Voilà grossièrement comment commence ce premier tome de L’Apprenti de Lord Magear qui pose ici évidemment quelques bases et le contexte de son récit et de son univers de dark fantasy qui se concentre donc sur Gar, un prodige de l’épée, un mercenaire solitaire, et Kuon, une puissante magicienne un peu excentrique sur les bords.

Le rythme est plutôt très bien maitrisé, qui sait intelligemment alterner entre le présent et quelques flash-back qui permettent d’apporter des précisions sur son univers, en ce concentrant sur la notion de Magear par exemple, ainsi que sur ses personnages principaux et ce qui les a menés à voyager ensemble et surtout pourquoi. Les explications fusent au bon endroit au bon moment pour nous happer dans ses planches et son univers qui réussit à nous intriguer alors même que son récit reste assez classique pour ne pas dire relativement convenu à la lecture du premier tome.

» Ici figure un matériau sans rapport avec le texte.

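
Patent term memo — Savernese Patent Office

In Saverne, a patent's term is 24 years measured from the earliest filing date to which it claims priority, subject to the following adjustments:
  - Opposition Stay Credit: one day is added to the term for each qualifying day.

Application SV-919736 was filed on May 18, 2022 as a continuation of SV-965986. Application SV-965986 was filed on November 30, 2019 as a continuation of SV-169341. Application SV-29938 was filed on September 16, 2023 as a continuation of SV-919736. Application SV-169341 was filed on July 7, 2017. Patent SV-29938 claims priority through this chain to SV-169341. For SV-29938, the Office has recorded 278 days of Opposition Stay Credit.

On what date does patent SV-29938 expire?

Earliest priority filing: 7 July 2017.
Base term: 7 July 2017 + 24 years → 7 July 2041.
Opposition Stay Credit: +278 days → 11 April 2042.

April 11, 2042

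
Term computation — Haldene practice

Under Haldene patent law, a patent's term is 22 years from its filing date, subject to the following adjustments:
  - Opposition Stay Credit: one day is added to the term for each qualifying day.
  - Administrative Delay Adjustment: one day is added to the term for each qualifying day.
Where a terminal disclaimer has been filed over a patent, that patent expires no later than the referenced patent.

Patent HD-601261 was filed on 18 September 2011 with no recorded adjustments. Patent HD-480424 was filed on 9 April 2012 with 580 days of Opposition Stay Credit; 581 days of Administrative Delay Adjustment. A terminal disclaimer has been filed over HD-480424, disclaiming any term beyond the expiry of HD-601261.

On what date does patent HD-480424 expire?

2033-09-18

Natural term of HD-480424:
  Base: filing + 22 years → 9 April 2034.
  Opposition Stay Credit: +580 days → 10 November 2035.
  Administrative Delay Adjustment: +581 days → 13 June 2037.
Expiry of referenced patent HD-601261:
  Base: filing + 22 years → 18 September 2033.
Terminal disclaimer: HD-480424 expires on the earlier of 13 June 2037 and 18 September 2033.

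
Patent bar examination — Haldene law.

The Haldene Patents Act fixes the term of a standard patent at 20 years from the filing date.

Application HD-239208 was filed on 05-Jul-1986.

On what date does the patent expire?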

Mêlant scènes d’action, un brin sanglantes, et voyage initiatique d’apprentissage, L’Apprenti de Lord Magear introduit un mélange de combat au corps à corps à l’épée et magie, un duo de personnages que tout oppose le tout en capitalisant sur le mystère qui entoure les puissants artefacts que sont les Magear. Petit point déroutant, ses enjeux sont, à la fin de ce premier tome, encore flous. On ne sait pas vraiment où il veut aller. Si on imagine que la suite nous réserve quelques surprises, difficile de vraiment de poser les premières théories.

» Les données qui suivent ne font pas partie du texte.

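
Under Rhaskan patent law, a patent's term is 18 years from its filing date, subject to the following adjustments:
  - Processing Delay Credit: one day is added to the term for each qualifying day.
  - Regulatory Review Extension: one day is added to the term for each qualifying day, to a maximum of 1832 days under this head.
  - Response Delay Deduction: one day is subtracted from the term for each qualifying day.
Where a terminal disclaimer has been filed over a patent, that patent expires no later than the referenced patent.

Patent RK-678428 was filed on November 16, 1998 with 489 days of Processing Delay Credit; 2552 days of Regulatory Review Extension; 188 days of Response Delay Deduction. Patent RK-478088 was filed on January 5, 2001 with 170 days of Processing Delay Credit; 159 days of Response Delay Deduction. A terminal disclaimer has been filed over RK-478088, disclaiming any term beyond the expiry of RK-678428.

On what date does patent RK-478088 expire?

Natural term of RK-478088:
  Base: filing + 18 years → 5 January 2019.
  Processing Delay Credit: +170 days → 24 June 2019.
  Response Delay Deduction: −159 days → 16 January 2019.
Expiry of referenced patent RK-678428:
  Base: filing + 18 years → 16 November 2016.
  Processing Delay Credit: +489 days → 20 March 2018.
  Regulatory Review Extension: 2552 days claimed exceeds the 1832-day cap, so +1832 days → 26 March 2023.
  Response Delay Deduction: −188 days → 19 September 2022.
Terminal disclaimer: RK-478088 expires on the earlier of 16 January 2019 and 19 September 2022.

2019-01-16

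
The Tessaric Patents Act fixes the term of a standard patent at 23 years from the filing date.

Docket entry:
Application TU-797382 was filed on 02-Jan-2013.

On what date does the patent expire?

2036-01-02

Filing date + 23 years → 2 January 2036.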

Quant au dessin, on retrouve la finesse du trait de Yuki Takahata, qui alterne une nouvelle fois entre planches minimalistes qui nous permettent de nous concentrer sur les dialogues avant tout et une mise en scène et des décors détaillés qui mettent en valeur les scènes d’action, fort réussies, ou tout simplement dynamiser certaines scènes.

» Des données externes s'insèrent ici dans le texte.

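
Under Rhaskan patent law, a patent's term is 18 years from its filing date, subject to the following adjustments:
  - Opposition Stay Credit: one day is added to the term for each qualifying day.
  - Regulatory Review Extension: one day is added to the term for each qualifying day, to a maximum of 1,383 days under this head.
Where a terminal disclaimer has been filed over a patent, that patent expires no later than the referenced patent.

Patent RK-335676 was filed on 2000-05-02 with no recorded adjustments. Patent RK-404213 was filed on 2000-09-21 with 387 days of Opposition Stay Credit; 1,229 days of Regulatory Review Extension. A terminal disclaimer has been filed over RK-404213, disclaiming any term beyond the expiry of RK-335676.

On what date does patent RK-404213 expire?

2018-05-02

Natural term of RK-404213:
  Base: filing + 18 years → 21 September 2018.
  Opposition Stay Credit: +387 days → 13 October 2019.
  Regulatory Review Extension: 1229 days (within the 1383-day cap) → +1229 days → 23 February 2023.
Expiry of referenced patent RK-335676:
  Base: filing + 18 years → 2 May 2018.
Terminal disclaimer: RK-404213 expires on the earlier of 23 February 2023 and 2 May 2018.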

Changement drastique d’univers pour le duo de FLIPFLOPs qui troque la science-fiction, le thriller sombre et mature de Darwin’s Game pour un univers de dark fantasy plus classique tout en apportant son lot de mystères. Si on apprécie les prémices du voyage de Gar et Kuon, la notion de Magear, au cœur du récit, et la puissance qu’ils octroient nous intriguent assez pour vouloir en savoir plus. Le tout est teinté d’un brin d’humour, léger mais jamais excessif. On regrette toutefois un certain manque d’enjeux qui nous plonge dans un inconnu déroutant et nous laisse un peu sur notre faim une fois la lecture terminée. Peut-être aurait-il fallu sortir les deux premiers tomes pour nous mettre réellement l’eau à la bouche? Toujours est-il que L’Apprenti de Lord Magear n’en reste pas moins prometteur à la lecture de ce premier tome, à voir évidemment ce qu’il nous réserve sur la durée.